Le Conseil bancaire et financier (CBF) a estimé, lundi soir, que la grève annoncée dans le secteur bancaire pour les 23, 24 et 25 juin 2026 est « non justifiée », affirmant que l’ensemble des banques et établissements financiers ont déjà appliqué les augmentations salariales prévues au titre de l’année 2026.

Dans un communiqué publié à la suite de l’appel à la grève lancé par la Fédération générale des banques et des établissements financiers, le CBF précise que ces augmentations ont été versées conformément aux dispositions du décret n°68 du 30 avril 2026 relatif à la fixation des hausses salariales.

Le Conseil souligne que ce mouvement social intervient durant une période sensible, marquée notamment par le versement des salaires et des pensions, le paiement des factures ainsi que la réalisation de diverses opérations financières. Il appelle, à ce titre, les responsables syndicaux à privilégier l’intérêt général et à contribuer à la préservation de la stabilité du système financier national.
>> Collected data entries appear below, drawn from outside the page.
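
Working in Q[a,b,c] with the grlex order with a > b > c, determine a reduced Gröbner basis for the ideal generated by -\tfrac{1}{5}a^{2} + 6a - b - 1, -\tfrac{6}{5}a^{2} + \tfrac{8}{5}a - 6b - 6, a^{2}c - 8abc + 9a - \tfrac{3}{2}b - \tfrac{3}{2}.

G = {a, b + 1}

Buchberger's algorithm terminates because the ascending chain of leading-term ideals stabilizes.

f_1 = -\tfrac{1}{5}a^{2} + 6a - b - 1, LT = a^{2}.
f_2 = -\tfrac{6}{5}a^{2} + \tfrac{8}{5}a - 6b - 6, LT = a^{2}.
f_3 = a^{2}c - 8abc + 9a - \tfrac{3}{2}b - \tfrac{3}{2}, LT = a^{2}c.

S(f_1,f_2): lcm = a^{2}. S = -\tfrac{86}{3}a.
  leading term a: no divisor's leading term divides it; move -\tfrac{86}{3}a to the remainder.
  remainder -\tfrac{86}{3}a ≠ 0; add g_4 = -\tfrac{86}{3}a to the basis.

S(f_1,f_3): lcm = a^{2}c. S = 8abc - 30ac + 5bc - 9a + \tfrac{3}{2}b + 5c + \tfrac{3}{2}.
  leading term abc: subtract (-\tfrac{12}{43}bc)·g_4 from 8abc - 30ac + 5bc - 9a + \tfrac{3}{2}b + 5c + \tfrac{3}{2} → -30ac + 5bc - 9a + \tfrac{3}{2}b + 5c + \tfrac{3}{2}
  leading term ac: subtract (\tfrac{45}{43}c)·g_4 from -30ac + 5bc - 9a + \tfrac{3}{2}b + 5c + \tfrac{3}{2} → 5bc - 9a + \tfrac{3}{2}b + 5c + \tfrac{3}{2}
  leading term bc: no divisor's leading term divides it; move 5bc to the remainder.
  leading term a: subtract (\tfrac{27}{86})·g_4 from -9a + \tfrac{3}{2}b + 5c + \tfrac{3}{2} → \tfrac{3}{2}b + 5c + \tfrac{3}{2}
  leading term b: no divisor's leading term divides it; move \tfrac{3}{2}b to the remainder.
  leading term c: no divisor's leading term divides it; move 5c to the remainder.
  leading term 1: no divisor's leading term divides it; move \tfrac{3}{2} to the remainder.
  remainder 5bc + \tfrac{3}{2}b + 5c + \tfrac{3}{2} ≠ 0; add g_5 = 5bc + \tfrac{3}{2}b + 5c + \tfrac{3}{2} to the basis.

S(f_1,g_4): lcm = a^{2}. S = -30a + 5b + 5.
  leading term a: subtract (\tfrac{45}{43})·g_4 from -30a + 5b + 5 → 5b + 5
  leading term b: no divisor's leading term divides it; move 5b to the remainder.
  leading term 1: no divisor's leading term divides it; move 5 to the remainder.
  remainder 5b + 5 ≠ 0; add g_6 = 5b + 5 to the basis.

The other S-polynomials (S(f_2,f_3), S(f_2,g_4), S(f_3,g_4), S(f_1,g_5), S(f_2,g_5), S(f_3,g_5), S(g_4,g_5), S(f_1,g_6), S(f_2,g_6), S(f_3,g_6), S(g_4,g_6), S(g_5,g_6)) all reduce to 0 modulo the current basis, so we have a Gröbner basis.
Inter-reduce: drop elements whose leading term is divisible by another's, tail-reduce, and make monic.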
Le CBF insiste également sur la nécessité de garantir la continuité des services essentiels, notamment les opérations de retrait aux guichets et aux distributeurs automatiques de billets, l’exécution des ordres de paiement et des transactions bancaires, ainsi que les services de transport de fonds et l’approvisionnement des agences en liquidités, conformément aux recommandations de la Banque centrale de Tunisie.

Enfin, le Conseil rappelle que les dispositions légales encadrant l’exercice du droit de grève seront appliquées. Celles-ci prévoient notamment la retenue des jours de grève sur les salaires, les primes et les différents avantages accordés aux employés participant au mouvement.